4 * P(X = x) = 1(a+c == x) + 1(a+d == x) + 1(b+c == x) + 1(b+d == x) Where 1( . ) denotes the indicator function.

We have a latent parameter P = (P_0, P_1, P_2) where Y | P ~ Bernoulli(P_x)

The goal is to sample from the posterior of P.

My attempt:

cat_p = ...
# cat_p is 20 by 3 matrix with entries described above with indicator functions.
with pm.model() as model:

    p = Beta('p', alpha=1, beta=1, shape=3)
    y = Bernoulli('y', p=p, shape=3, observed=col_y)
    x = Categorical('x', p=cat_p, shape=20, observed=col_x)

An error occurs at x = Categorical(…), any idea where I should begin investigating the issue?
The error persists with only the x = Categorical line.


    g_members = pm.Categorical("g_members", p=cat_param, shape=members.size, observed=members)
  File "/home/fool/.virtualenvs/pymc-models/lib/python3.6/site-packages/pymc3/distributions/", line 41, in __new__
    dist = cls.dist(*args, **kwargs)
  File "/home/fool/.virtualenvs/pymc-models/lib/python3.6/site-packages/pymc3/distributions/", line 52, in dist
    dist.__init__(*args, **kwargs)
  File "/home/fool/.virtualenvs/pymc-models/lib/python3.6/site-packages/pymc3/distributions/", line 706, in __init__
    self.k = tt.shape(p)[-1].tag.test_value
  File "/home/fool/.virtualenvs/pymc-models/lib/python3.6/site-packages/theano/gof/", line 615, in __call__
    node = self.make_node(*inputs, **kwargs)
  File "/home/fool/.virtualenvs/pymc-models/lib/python3.6/site-packages/theano/compile/", line 252, in make_node
    x = theano.tensor.as_tensor_variable(x)
  File "/home/fool/.virtualenvs/pymc-models/lib/python3.6/site-packages/theano/tensor/", line 194, in as_tensor_variable
    return constant(x, name=name, ndim=ndim)
  File "/home/fool/.virtualenvs/pymc-models/lib/python3.6/site-packages/theano/tensor/", line 232, in constant
    x_ = scal.convert(x, dtype=dtype)
  File "/home/fool/.virtualenvs/pymc-models/lib/python3.6/site-packages/theano/scalar/", line 284, in convert
    assert type(x_) in [np.ndarray, np.memmap]

Sorry, what is the error?

Ahh, how did I leave that out… thank you @aakhmetz I just updated the original post.

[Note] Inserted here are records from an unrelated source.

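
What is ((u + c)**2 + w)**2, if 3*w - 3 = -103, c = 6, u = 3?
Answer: 20449/9 ≈ 2272.1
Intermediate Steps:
w = -100/3 (w = 1 + (1/3)*(-103) = 1 - 103/3 = -100/3 ≈ -33.333)
((u + c)**2 + w)**2 = ((3 + 6)**2 - 100/3)**2 = (9**2 - 100/3)**2 = (81 - 100/3)**2 = (143/3)**2 = 20449/9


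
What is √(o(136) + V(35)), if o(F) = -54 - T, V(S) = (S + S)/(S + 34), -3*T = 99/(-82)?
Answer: I*√1709106402/5658 ≈ 7.3067*I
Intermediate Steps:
T = 33/82 (T = -33/(-82) = -33*(-1)/82 = -⅓*(-99/82) = 33/82 ≈ 0.40244)
V(S) = 2*S/(34 + S) (V(S) = (2*S)/(34 + S) = 2*S/(34 + S))
o(F) = -4461/82 (o(F) = -54 - 1*33/82 = -54 - 33/82 = -4461/82)
√(o(136) + V(35)) = √(-4461/82 + 2*35/(34 + 35)) = √(-4461/82 + 2*35/69) = √(-4461/82 + 2*35*(1/69)) = √(-4461/82 + 70/69) = √(-302069/5658) = I*√1709106402/5658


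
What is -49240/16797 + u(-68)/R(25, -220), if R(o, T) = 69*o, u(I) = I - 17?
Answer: -1919261/643885 ≈ -2.9808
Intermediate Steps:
u(I) = -17 + I
-49240/16797 + u(-68)/R(25, -220) = -49240/16797 + (-17 - 68)/((69*25)) = -49240*1/16797 - 85/1725 = -49240/16797 - 85*1/1725 = -49240/16797 - 17/345 = -1919261/643885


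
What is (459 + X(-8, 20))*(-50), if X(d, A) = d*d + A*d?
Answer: -18150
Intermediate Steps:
X(d, A) = d² + A*d
(459 + X(-8, 20))*(-50) = (459 - 8*(20 - 8))*(-50) = (459 - 8*12)*(-50) = (459 - 96)*(-50) = 363*(-50) = -18150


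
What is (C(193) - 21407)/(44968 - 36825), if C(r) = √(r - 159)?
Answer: -21407/8143 + √34/8143 ≈ -2.6282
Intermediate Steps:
C(r) = √(-159 + r)
(C(193) - 21407)/(44968 - 36825) = (√(-159 + 193) - 21407)/(44968 - 36825) = (√34 - 21407)/8143 = (-21407 + √34)*(1/8143) = -21407/8143 + √34/8143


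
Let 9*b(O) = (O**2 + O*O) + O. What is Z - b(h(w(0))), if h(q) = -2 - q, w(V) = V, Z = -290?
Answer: -872/3 ≈ -290.67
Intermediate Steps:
b(O) = O/9 + 2*O**2/9 (b(O) = ((O**2 + O*O) + O)/9 = ((O**2 + O**2) + O)/9 = (2*O**2 + O)/9 = (O + 2*O**2)/9 = O/9 + 2*O**2/9)
Z - b(h(w(0))) = -290 - (-2 - 1*0)*(1 + 2*(-2 - 1*0))/9 = -290 - (-2 + 0)*(1 + 2*(-2 + 0))/9 = -290 - (-2)*(1 + 2*(-2))/9 = -290 - (-2)*(1 - 4)/9 = -290 - (-2)*(-3)/9 = -290 - 1*2/3 = -290 - 2/3 = -872/3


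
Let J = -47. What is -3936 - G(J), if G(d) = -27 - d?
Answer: -3956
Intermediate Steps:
-3936 - G(J) = -3936 - (-27 - 1*(-47)) = -3936 - (-27 + 47) = -3936 - 1*20 = -3936 - 20 = -3956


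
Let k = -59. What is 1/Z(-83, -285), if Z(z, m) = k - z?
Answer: 1/24 ≈ 0.041667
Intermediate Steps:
Z(z, m) = -59 - z
1/Z(-83, -285) = 1/(-59 - 1*(-83)) = 1/(-59 + 83) = 1/24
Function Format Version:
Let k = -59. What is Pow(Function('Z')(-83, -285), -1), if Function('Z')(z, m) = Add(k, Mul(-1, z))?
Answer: Rational(1, 24) ≈ 0.041667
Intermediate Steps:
Function('Z')(z, m) = Add(-59, Mul(-1, z))
Pow(Function('Z')(-83, -285), -1) = Pow(Add(-59, Mul(-1, -83)), -1) = Pow(Add(-59, 83), -1) = Pow(24, -1) = Rational(1, 24)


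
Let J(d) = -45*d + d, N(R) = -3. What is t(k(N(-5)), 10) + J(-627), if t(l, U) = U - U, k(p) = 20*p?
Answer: 27588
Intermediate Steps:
t(l, U) = 0
J(d) = -44*d
t(k(N(-5)), 10) + J(-627) = 0 - 44*(-627) = 0 + 27588 = 27588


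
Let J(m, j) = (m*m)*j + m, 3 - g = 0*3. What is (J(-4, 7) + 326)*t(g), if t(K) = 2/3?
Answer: 868/3 ≈ 289.33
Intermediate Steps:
g = 3 (g = 3 - 0*3 = 3 - 1*0 = 3 + 0 = 3)
t(K) = ⅔ (t(K) = 2*(⅓) = ⅔)
J(m, j) = m + j*m² (J(m, j) = m²*j + m = j*m² + m = m + j*m²)
(J(-4, 7) + 326)*t(g) = (-4*(1 + 7*(-4)) + 326)*(⅔) = (-4*(1 - 28) + 326)*(⅔) = (-4*(-27) + 326)*(⅔) = (108 + 326)*(⅔) = 434*(⅔) = 868/3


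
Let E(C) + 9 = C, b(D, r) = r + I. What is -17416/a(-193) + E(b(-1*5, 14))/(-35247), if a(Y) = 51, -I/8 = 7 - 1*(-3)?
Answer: -204619309/599199 ≈ -341.49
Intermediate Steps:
I = -80 (I = -8*(7 - 1*(-3)) = -8*(7 + 3) = -8*10 = -80)
b(D, r) = -80 + r (b(D, r) = r - 80 = -80 + r)
E(C) = -9 + C
-17416/a(-193) + E(b(-1*5, 14))/(-35247) = -17416/51 + (-9 + (-80 + 14))/(-35247) = -17416*1/51 + (-9 - 66)*(-1/35247) = -17416/51 - 75*(-1/35247) = -17416/51 + 25/11749 = -204619309/599199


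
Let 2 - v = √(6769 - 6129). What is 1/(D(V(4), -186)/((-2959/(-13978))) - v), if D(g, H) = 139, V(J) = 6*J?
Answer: 44778547/29269205787 - 8755681*√10/468307292592 ≈ 0.0014708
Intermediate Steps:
v = 2 - 8*√10 (v = 2 - √(6769 - 6129) = 2 - √640 = 2 - 8*√10 ≈ -23.298)
1/(D(V(4), -186)/((-2959/(-13978))) - v) = 1/(139/((-2959/(-13978))) - (2 - 8*√10)) = 1/(139/((-2959*(-1/13978))) + (-2 + 8*√10)) = 1/(139/(2959/13978) + (-2 + 8*√10)) = 1/(139*(13978/2959) + (-2 + 8*√10)) = 1/(1942942/2959 + (-2 + 8*√10)) = 1/(1937024/2959 + 8*√10)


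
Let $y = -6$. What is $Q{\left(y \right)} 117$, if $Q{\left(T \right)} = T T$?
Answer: $4212$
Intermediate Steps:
$Q{\left(T \right)} = T^{2}$
$Q{\left(y \right)} 117 = \left(-6\right)^{2} \cdot 117 = 36 \cdot 117 = 4212$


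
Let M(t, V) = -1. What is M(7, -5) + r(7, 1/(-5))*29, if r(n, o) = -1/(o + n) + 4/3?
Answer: 3407/102 ≈ 33.402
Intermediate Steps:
r(n, o) = 4/3 - 1/(n + o) (r(n, o) = -1/(n + o) + 4*(1/3) = -1/(n + o) + 4/3 = 4/3 - 1/(n + o))
M(7, -5) + r(7, 1/(-5))*29 = -1 + ((-3 + 4*7 + 4/(-5))/(3*(7 + 1/(-5))))*29 = -1 + ((-3 + 28 + 4*(-1/5))/(3*(7 - 1/5)))*29 = -1 + ((-3 + 28 - 4/5)/(3*(34/5)))*29 = -1 + ((1/3)*(5/34)*(121/5))*29 = -1 + (121/102)*29 = -1 + 3509/102 = 3407/102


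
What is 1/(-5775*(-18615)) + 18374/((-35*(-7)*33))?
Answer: 1710160057/752511375 ≈ 2.2726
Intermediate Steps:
1/(-5775*(-18615)) + 18374/((-35*(-7)*33)) = -1/5775*(-1/18615) + 18374/((245*33)) = 1/107501625 + 18374/8085 = 1710160057/752511375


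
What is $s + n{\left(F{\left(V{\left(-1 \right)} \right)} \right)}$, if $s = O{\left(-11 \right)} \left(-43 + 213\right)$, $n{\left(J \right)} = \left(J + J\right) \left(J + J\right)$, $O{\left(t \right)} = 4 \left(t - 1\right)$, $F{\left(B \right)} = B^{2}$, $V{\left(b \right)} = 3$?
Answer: $-7836$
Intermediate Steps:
$O{\left(t \right)} = -4 + 4 t$ ($O{\left(t \right)} = 4 \left(-1 + t\right) = -4 + 4 t$)
$n{\left(J \right)} = 4 J^{2}$ ($n{\left(J \right)} = 2 J 2 J = 4 J^{2}$)
$s = -8160$ ($s = \left(-4 + 4 \left(-11\right)\right) \left(-43 + 213\right) = \left(-4 - 44\right) 170 = \left(-48\right) 170 = -8160$)
$s + n{\left(F{\left(V{\left(-1 \right)} \right)} \right)} = -8160 + 4 \left(3^{2}\right)^{2} = -8160 + 4 \cdot 9^{2} = -8160 + 4 \cdot 81 = -8160 + 324 = -7836$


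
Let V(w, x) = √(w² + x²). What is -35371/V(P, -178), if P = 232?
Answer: -35371*√21377/42754 ≈ -120.96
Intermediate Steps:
-35371/V(P, -178) = -35371/√(232² + (-178)²) = -35371/√(53824 + 31684) = -35371*√21377/42754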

[Bump] Could anyone lend some insight? Or perhaps if my problem description is not clear, how may I make clarifications?

The Categorical Random variable is not doing anything in this case, as you have no free parameters in it.
But in any case it shouldnt throw an error, so check whether you have any negative or NaN in cat_p. Also, update your pymc3 to master might help as @lucianopaz just push a PR to fix many issues in categorical.

What is the exact type of cat_p? In case it is a numpy array, what is its dtype? I’m asking because it can only be numerical or a theano tensor, not an object.